Certains experts avancent encore une autre raison à ces faillites totales : le fait que les touristes aient appris à réserver des hôtels, à obtenir des visas et à acheter des billets de façon indépendante. Selon certaines estimations, les touristes indépendants représentent à l’heure actuelle près d’un tiers du flux total de personnes se rendant en vacances à l’étranger. Cette situation n’est cependant pas jugée menaçante par l’ensemble des acteurs du marché. « Ces touristes sont une goutte dans l’océan, sur les destinations balnéaires, il est plus avantageux d’acheter un circuit touristique que de tout organiser soi-même », indique Alekseï Vysokanov. En moyenne, les destinations balnéaires s’avèrent  moins chers de 30% en raison du rachat de billets bon marché sur les vols charters.   

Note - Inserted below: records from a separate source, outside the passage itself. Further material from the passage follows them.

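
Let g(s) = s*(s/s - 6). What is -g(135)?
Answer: 675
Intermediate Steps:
g(s) = -5*s (g(s) = s*(1 - 6) = s*(-5) = -5*s)
-g(135) = -(-5)*135 = -1*(-675) = 675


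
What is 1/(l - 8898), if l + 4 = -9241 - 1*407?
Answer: -1/18550 ≈ -5.3908e-5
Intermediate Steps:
l = -9652 (l = -4 + (-9241 - 1*407) = -4 + (-9241 - 407) = -4 - 9648 = -9652)
1/(l - 8898) = 1/(-9652 - 8898) = 1/(-18550) = -1/18550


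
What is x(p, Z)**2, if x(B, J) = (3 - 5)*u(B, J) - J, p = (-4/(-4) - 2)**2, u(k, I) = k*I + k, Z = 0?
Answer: 4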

Il existe du reste encore une autre version  non officielle des événements : ces faillites seraient soi-disant organisées délibérément, un certain nombre d’entreprises « en faillite » voulant tout simplement cesser leurs activités dans ce secteur désormais non-rentable. Le Comité d’enquête de Russie a déjà initié cinq procédures pénales visant des sociétés touristiques, dont Neva et Labyrinthe. Des contrôles sont en cours chez ces dernières.         

Sévère restructuration

Suite à cette série de faillites, émerge la question de la nécessité d’une réforme de cette industrie. Un groupe de travail gouvernemental a déjà été créé à cet effet. L’agence fédérale russe du tourisme a proposé une réduction du nombre d’acteurs sur le marché touristique. Nous savons d’ores et déjà que des propositions visant à augmenter le seuil d’entrée pour les nouvelles compagnies seront examinées, en particulier le capital social nécessaire à l’enregistrement de la société, ainsi qu’une augmentation des contributions envers l’association Tourpomotch (association des tour-opérateurs fournissant une assistance d’urgence aux touristes) et l’introduction de plusieurs types de licences pour les sociétés. À l’heure actuelle, seule une licence est requise pour exercer une activité touristique.